Research and development of a culture medium inhibiting microorganisms other than coliform bacteria has long interested bacteriologists. In 1926, Dunham and Schoenlein studied the proportions of bile and brilliant green which could give good results. Jordan showed that this medium was better than Lactose Broth for the detection of coliform bacteria in water. For the control of milk pasteurization, MacCrady and Langevin satisfactorily used Brilliant Green Bile Broth for the detection of coliform bacteria. Mackenzie verified that the brilliant green concentration was sufficient to effectively inhibit the culture of lactose-fermenting anaerobes, in particular Clostridium perfringens. . 3 PRINCIPLES The simultaneous presence of ox bile and brilliant green inhibit almost all Gram-positive organisms and Gramnegative bacteria other than coliforms. The brilliant green concentration was specifically determined in order to prevent the growth of lactose-fermenting anaerobes at 44°C, which avoids false positives. Development of coliform bacteria is shown by turbidity and gas production in the Durham tubes, as a result of lactose fermentation.
BUFFERED PEPTONE WATER
DILUENT ENRICHMENT BROTH
Buffered Peptone Water is a general use diluent destined for numerous operations and standards including sample preparation, the preparation of stock suspensions and serial dilutions of samples.
This media is also used for the pre-enrichment of Salmonella and for Cronobacter sakazakii, by allowing the resuscitation of microorganisms having undergone sublethal treatments as in the case of spray drying, pasteurization, action of conservators, elevated osmotic pressure and high acidity.
It is used as a suspension and resuscitation media for the enumeration of Listeria monocytogenes.
Sodium chloride maintains the osmotic balance. The medium is buffered with sodium and potassium phosphates.
CHLORAMPHENICOL GLUCOSE AGAR
ENUMERATION OF YEASTS AND MOLDS
Chloramphenicol Glucose Agar is destined for the detection and enumeration of yeasts and molds in food products.

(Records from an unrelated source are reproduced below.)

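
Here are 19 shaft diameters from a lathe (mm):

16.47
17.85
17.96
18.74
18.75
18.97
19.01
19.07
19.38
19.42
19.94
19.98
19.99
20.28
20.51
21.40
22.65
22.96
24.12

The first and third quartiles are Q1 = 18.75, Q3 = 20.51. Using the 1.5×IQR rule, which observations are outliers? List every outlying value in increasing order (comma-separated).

IQR = Q3 − Q1 = 20.51 − 18.75 = 1.76.
Lower fence = Q1 − 1.5·IQR = 18.75 − 2.64 = 16.11.
Upper fence = Q3 + 1.5·IQR = 20.51 + 2.64 = 23.15.
24.12 > 23.15 → outlier.
All remaining values lie within [16.11, 23.15].

24.12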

Yeast extract and glucose favor the growth of yeasts and molds. The presence of chloramphenicol, a heat-stable antibiotic, inhibits the growth of contaminating bacteria.
BCP DEXTROSE AGAR
ENUMERATION OF SPORES
BCP Dextrose Tryptone Agar (also known as BCP Glucose agar) is used to enumerate mesophilic and thermophilic aerobic bacterial spores (especially Bacillus stearothermophilus, responsible for flat sour) in raw materials and in ingredients used in canning non-acid products (pH > 4,5). It is also used in surface samples and canning process water.
The medium was developed by the National Canners Association laboratories for the enumeration of mesophilic and thermophilic aerobic bacteria in the sugar used in canned food.

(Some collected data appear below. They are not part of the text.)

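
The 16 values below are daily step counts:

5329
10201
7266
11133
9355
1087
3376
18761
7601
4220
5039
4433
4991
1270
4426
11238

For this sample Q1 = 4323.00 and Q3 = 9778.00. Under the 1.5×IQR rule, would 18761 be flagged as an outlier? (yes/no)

yes

IQR = Q3 − Q1 = 9778.00 − 4323.00 = 5455.00.
Lower fence = Q1 − 1.5·IQR = 4323.00 − 8182.50 = -3859.50.
Upper fence = Q3 + 1.5·IQR = 9778.00 + 8182.50 = 17960.50.
18761 lies above the upper fence.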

Soluble starch, a protective agent, favors spore germination. Bacteria which acidify the medium by metabolizing glucose result in the pH indicator, bromocresol purple, turning yellow. Non-acidifying colonies are blue.
DETECTION OF ENTEROBACTERIACEAE
MacConkey agar is a selective medium for the isolation of enterobacteria in water, food, pharmaceutical products and biological samples of animal origin and in cosmetic products.

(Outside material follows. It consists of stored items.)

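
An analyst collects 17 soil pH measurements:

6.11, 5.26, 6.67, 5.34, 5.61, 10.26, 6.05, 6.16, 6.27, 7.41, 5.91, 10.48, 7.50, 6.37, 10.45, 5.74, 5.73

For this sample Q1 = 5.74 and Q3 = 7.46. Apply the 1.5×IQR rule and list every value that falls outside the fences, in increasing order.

10.26, 10.45, 10.48

IQR = Q3 − Q1 = 7.46 − 5.74 = 1.72.
Lower fence = Q1 − 1.5·IQR = 5.74 − 2.58 = 3.16.
Upper fence = Q3 + 1.5·IQR = 7.46 + 2.58 = 10.04.
10.26 > 10.04 → outlier.
10.45 > 10.04 → outlier.
10.48 > 10.04 → outlier.
All remaining values lie within [3.16, 10.04].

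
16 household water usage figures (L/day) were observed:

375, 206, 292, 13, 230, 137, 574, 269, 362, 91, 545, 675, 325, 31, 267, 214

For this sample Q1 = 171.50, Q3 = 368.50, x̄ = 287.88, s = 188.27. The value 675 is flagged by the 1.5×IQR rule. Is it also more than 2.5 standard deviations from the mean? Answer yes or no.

no

z = (675 − 287.88) / 188.27 = 2.06.
|z| = 2.06 ≤ 2.5.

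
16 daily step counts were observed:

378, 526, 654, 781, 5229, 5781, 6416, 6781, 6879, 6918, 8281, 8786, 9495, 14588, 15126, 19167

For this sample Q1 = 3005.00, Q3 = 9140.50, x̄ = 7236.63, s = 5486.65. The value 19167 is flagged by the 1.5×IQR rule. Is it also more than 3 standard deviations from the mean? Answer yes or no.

no

z = (19167 − 7236.63) / 5486.65 = 2.17.
|z| = 2.17 ≤ 3.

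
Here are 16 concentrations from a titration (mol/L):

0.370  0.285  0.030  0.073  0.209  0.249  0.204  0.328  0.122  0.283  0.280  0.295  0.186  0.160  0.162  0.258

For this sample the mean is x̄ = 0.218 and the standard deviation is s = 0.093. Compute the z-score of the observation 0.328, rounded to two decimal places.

z = (0.328 − 0.218) / 0.093 = 1.18.

1.18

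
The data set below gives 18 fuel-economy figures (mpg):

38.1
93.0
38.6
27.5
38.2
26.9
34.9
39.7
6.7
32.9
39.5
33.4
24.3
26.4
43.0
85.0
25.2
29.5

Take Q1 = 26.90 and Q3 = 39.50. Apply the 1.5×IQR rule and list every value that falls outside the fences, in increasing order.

IQR = Q3 − Q1 = 39.50 − 26.90 = 12.60.
Lower fence = Q1 − 1.5·IQR = 26.90 − 18.90 = 8.00.
Upper fence = Q3 + 1.5·IQR = 39.50 + 18.90 = 58.40.
6.7 < 8.00 → outlier.
85.0 > 58.40 → outlier.
93.0 > 58.40 → outlier.
All remaining values lie within [8.00, 58.40].

6.7, 85.0, 93.0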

The formulation of MacConkey for the isolation of enterobacteria has been modified a number of times since its inception. The present medium is the “classical” formula used for many years by authors such as Block and Ferguson, who found the medium satisfactory for the isolation of fastidious Shigella.
Bile salts and crystal violet inhibit the growth of Gram positive bacteria. The dye inhibits primarily the development of enterococci and staphylococci. The fermentation of lactose to acid is revealed in presence of neutral red by the formation of red or pink colonies. Lactose-negative colonies form colorless colonies.